DX12 scheint einfach noch nicht implementiert zu sein, bzw. im Moment noch nur einer kleinen Gruppe ausgewählter Tester zugänglich.


----------



## iReckyy (22. Juni 2019)

Ok, weil ich hatte zufällig diese Woche den PC eines Kumpels hier, bei dem ich es aktivieren und eine deutliche Leistungssteigerung erzielen konnte.

i7 7700K, GTX 1070.



Dann werde ich wohl mal abwarten.

Vielen Dank.


----------



## HisN (22. Juni 2019)

Vielleicht fragste mal Deinen Kumpel anstatt das Forum, wie er das gemacht hat? Also nur so ein Gedanke von mir.
An der Hardware liegts nicht. Hier ein 5960X und eine Titan RTX .. geht auch nicht.


----------



## iReckyy (23. Juni 2019)

Das ist ja das lustige, ich hatte seinen PC da, um ihn zu übertakten und ich konnte es einfach aktivieren.
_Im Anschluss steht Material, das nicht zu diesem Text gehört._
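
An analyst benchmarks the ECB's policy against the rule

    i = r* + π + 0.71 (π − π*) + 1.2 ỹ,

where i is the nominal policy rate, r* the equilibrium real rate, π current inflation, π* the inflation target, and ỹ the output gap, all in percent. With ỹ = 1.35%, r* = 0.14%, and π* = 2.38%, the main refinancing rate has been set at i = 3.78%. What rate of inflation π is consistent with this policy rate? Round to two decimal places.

2.17%

Collecting π: i = r* + (1 + 0.71) π − 0.71 π* + 1.2 ỹ
1.71 π = 3.78 − 0.14 + 0.71 × 2.38 − 1.2 × 1.35 = 3.7098
π = 3.7098 / 1.71 = 2.17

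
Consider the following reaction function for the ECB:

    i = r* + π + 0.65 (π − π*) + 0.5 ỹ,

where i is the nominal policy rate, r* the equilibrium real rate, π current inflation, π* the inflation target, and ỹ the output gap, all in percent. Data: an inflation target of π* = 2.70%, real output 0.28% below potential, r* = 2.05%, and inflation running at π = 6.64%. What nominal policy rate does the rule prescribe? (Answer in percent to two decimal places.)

Output 0.28% below potential → ỹ = -0.28.
i = 2.05 + 6.64 + 0.65 × (6.64 − 2.70) + 0.5 × (-0.28)
   = 2.05 + 6.64 + 2.561 − 0.14 = 11.11

11.11%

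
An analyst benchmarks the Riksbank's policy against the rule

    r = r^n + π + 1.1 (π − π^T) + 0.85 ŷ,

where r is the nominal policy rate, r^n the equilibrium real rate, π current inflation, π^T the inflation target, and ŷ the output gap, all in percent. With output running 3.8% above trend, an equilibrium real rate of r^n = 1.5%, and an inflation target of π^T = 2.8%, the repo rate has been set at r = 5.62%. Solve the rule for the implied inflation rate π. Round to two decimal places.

1.89%

Output 3.8% above potential → ŷ = 3.8.
Collecting π: r = r^n + (1 + 1.1) π − 1.1 π^T + 0.85 ŷ
2.1 π = 5.62 − 1.5 + 1.1 × 2.8 − 0.85 × 3.8 = 3.97
π = 3.97 / 2.1 = 1.89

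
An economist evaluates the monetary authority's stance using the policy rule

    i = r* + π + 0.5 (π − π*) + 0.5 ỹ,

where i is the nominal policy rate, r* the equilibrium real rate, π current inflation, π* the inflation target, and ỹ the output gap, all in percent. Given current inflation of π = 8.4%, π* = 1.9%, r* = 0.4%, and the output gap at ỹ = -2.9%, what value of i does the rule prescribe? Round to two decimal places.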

Beide PCs laufen mit Windows 10 1903,
alle Treiber sind aktuell.

Wenn es nicht an der Hardware liegt, kann ich es mir nur damit erklären, dass das DX12 Update nach und nach für alle kommt.

Vielleicht sollte ich es auch einfach einmal neu runterladen.


----------



## iReckyy (4. Juli 2019)

Liegt in diesem Fall, also Ring of Elysium, am Spiel.

Stand heute werden Nvidia-Karten erst ab der GTX 960 aufwärts unterstützt.

Vielen Dank für die Hilfe.


----------